By Luc Cohen
NEW YORK, March 20 (Reuters) - A U.S. judge has struck down a Treasury Department rule aimed at curbing money laundering in real estate by requiring that the beneficial owners of companies buying real estate in cash be disclosed.
The Treasury Department's Financial Crimes Enforcement Network (FinCEN) implemented the rule in 2024 to prevent criminals from anonymously stashing ill-gotten gains in U.S. property.
Lawyers at the libertarian Pacific Legal Foundation challenged the rule, arguing it exceeded FinCEN's statutory authority.
Tyler, Texas-based U.S. District Judge Jeremy Kernodle sided with the Pacific Legal Foundation in a ruling late on Thursday.
While banks have long been required to understand the source of customer funds and report suspicious transactions, no such rules exist nationwide for the real estate industry.

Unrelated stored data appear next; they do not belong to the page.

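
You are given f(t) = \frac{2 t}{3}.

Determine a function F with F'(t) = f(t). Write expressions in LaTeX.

Check any antiderivative F(t) by computing F'(t) and comparing it with f(t).
Check: d/dt[\frac{t^{2}}{3}] = \frac{2 t}{3} = f(t).

An antiderivative is F(t) = \frac{t^{2}}{3}.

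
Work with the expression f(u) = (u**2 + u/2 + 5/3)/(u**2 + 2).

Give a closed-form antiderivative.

An antiderivative is F(u) = u + log(u**2 + 2)/4 - sqrt(2)*atan(sqrt(2)*u/2)/6.

Any candidate F(u) must reproduce f(u) exactly when differentiated.
Check: d/du[u + log(u**2 + 2)/4 - sqrt(2)*atan(sqrt(2)*u/2)/6] = (6*u**2 + 3*u + 10)/(6*u**2 + 12), which equals f(u).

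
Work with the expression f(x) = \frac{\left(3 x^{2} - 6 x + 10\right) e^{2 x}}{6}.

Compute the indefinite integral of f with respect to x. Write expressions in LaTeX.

f has the shape u'v + uv' for u = \frac{x^{2}}{4} - \frac{3 x}{4} + \frac{29}{24} and v = e^{2 x} — it is the derivative of the product u*v.
Check: d/dx[\frac{x^{2} e^{2 x}}{4} - \frac{3 x e^{2 x}}{4} + \frac{29 e^{2 x}}{24}] = \frac{x^{2} e^{2 x}}{2} - x e^{2 x} + \frac{5 e^{2 x}}{3}, which equals f(x).

F(x) = \frac{x^{2} e^{2 x}}{4} - \frac{3 x e^{2 x}}{4} + \frac{29 e^{2 x}}{24} + C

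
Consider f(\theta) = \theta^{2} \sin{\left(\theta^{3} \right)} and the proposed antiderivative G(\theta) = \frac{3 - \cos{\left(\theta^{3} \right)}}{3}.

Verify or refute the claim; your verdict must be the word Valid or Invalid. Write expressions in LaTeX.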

Instead, FinCEN since 2016 has operated real estate purchase disclosure rules, known as geographic targeting orders, in a handful of cities including New York and Miami. The new rule effectively expanded those orders nationwide.
"The agency fails to explain or show how non-financed residential real estate transactions are categorically 'suspicious,'" Kernodle, an appointee of U.S. President Donald Trump, wrote in striking down the rule.
FinCEN did not immediately respond to a request for comment.
As much as $2.3 billion was laundered through U.S. real estate between 2015 and 2020, former Treasury Secretary Janet Yellen has said.
The FACT Coalition, an advocacy group that supports the rule, said it expected the government to prevail on appeal. FACT Executive Director Ian Gary said in a statement, "The district court in Texas has just sided with cartels, money launderers, and U.S. adversaries."